Johan Carlsson
Johan Carlsson

Reputation: 803

how do I get the process list in Python?

How do I get a process list of all running processes from Python, on Unix, containing then name of the command/process and process id, so I can filter and kill processes.

Upvotes: 23

Views: 60653

Answers (5)

AsmitTheCoder
AsmitTheCoder

Reputation: 35

Install psutil:

$pip install psutil

Import psutil:

>>> import psutil

Define list where process list is to be saved:

>>> processlist=list()

Append processes in list:

>>> for process in psutil.process_iter():
        processlist.append(process.name())

Get Process list:

>>> print(processlist)

Full code:

import psutil
processlist=list()
for process in psutil.process_iter():
    processlist.append(process.name())
print(processlist)

Upvotes: -1

Giampaolo Rodolà
Giampaolo Rodolà

Reputation: 13066

The right portable solution in Python is using psutil.

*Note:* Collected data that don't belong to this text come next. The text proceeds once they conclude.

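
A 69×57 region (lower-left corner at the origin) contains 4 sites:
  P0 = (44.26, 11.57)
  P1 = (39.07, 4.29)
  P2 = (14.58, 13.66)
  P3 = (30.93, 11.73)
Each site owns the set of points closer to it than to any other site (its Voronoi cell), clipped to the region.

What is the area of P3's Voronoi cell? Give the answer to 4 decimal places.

1. box [0,69]×[0,57]: [(0, 0) (69, 0) (69, 57) (0, 57)]
2. ⊥bis P3·P0 via (37.595,11.65): [(0, 0) (37.4552, 0) (38.1393, 57) (0, 57)]  |A|=2154.4433
3. ⊥bis P3·P1 via (35,8.01): [(0, 0) (27.6788, 0) (37.5853, 10.8385) (38.1393, 57) (0, 57)]  |A|=2101.4628
4. ⊥bis P3·P2 via (22.755,12.695): [(21.2564, 0) (27.6788, 0) (37.5853, 10.8385) (38.1393, 57) (27.9849, 57)]  |A|=698.0848
5. canonical 5-gon: [(21.2564, 0) (27.6788, 0) (37.5853, 10.8385) (38.1393, 57) (27.9849, 57)]
6. shoelace: 698.0848

Area of P3's cell: 698.0848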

You have different APIs to interact with PIDs:

>>> import psutil
>>> psutil.pids()
[1, 2, 3, 5, 7, 8, 9, 10, 11, 12, 13, 14, 15, 17, 18, 19, ..., 32498]
>>> psutil.pid_exists(32498)
True
>>> p = psutil.Process(32498)
>>> p.name()
'python'
>>> p.cmdline()
['python', 'script.py']
>>> p.terminate()
>>> p.wait()

...and if you want to "search and kill":

for p in psutil.process_iter():
    if 'nginx' in p.name() or 'nginx' in ' '.join(p.cmdline()):
        p.terminate()
        p.wait()

Upvotes: 37

Vinay Sajip
Vinay Sajip

Reputation: 99355

On Linux, with a suitably recent Python which includes the subprocess module:

from subprocess import Popen, PIPE

process = Popen(['ps', '-eo' ,'pid,args'], stdout=PIPE, stderr=PIPE)
stdout, notused = process.communicate()
for line in stdout.splitlines():
    pid, cmdline = line.split(' ', 1)
    #Do whatever filtering and processing is needed

You may need to tweak the ps command slightly depending on your exact needs.

Upvotes: 13

krawyoti
krawyoti

Reputation: 20135

On linux, the easiest solution is probably to use the external ps command:

>>> import os
>>> data = [(int(p), c) for p, c in [x.rstrip('\n').split(' ', 1) \
...        for x in os.popen('ps h -eo pid:1,command')]]

On other systems you might have to change the options to ps.

Still, you might want to run man on pgrep and pkill.

Upvotes: 3

nik
nik

Reputation: 13450

Why Python?
You can directly use killall on the process name.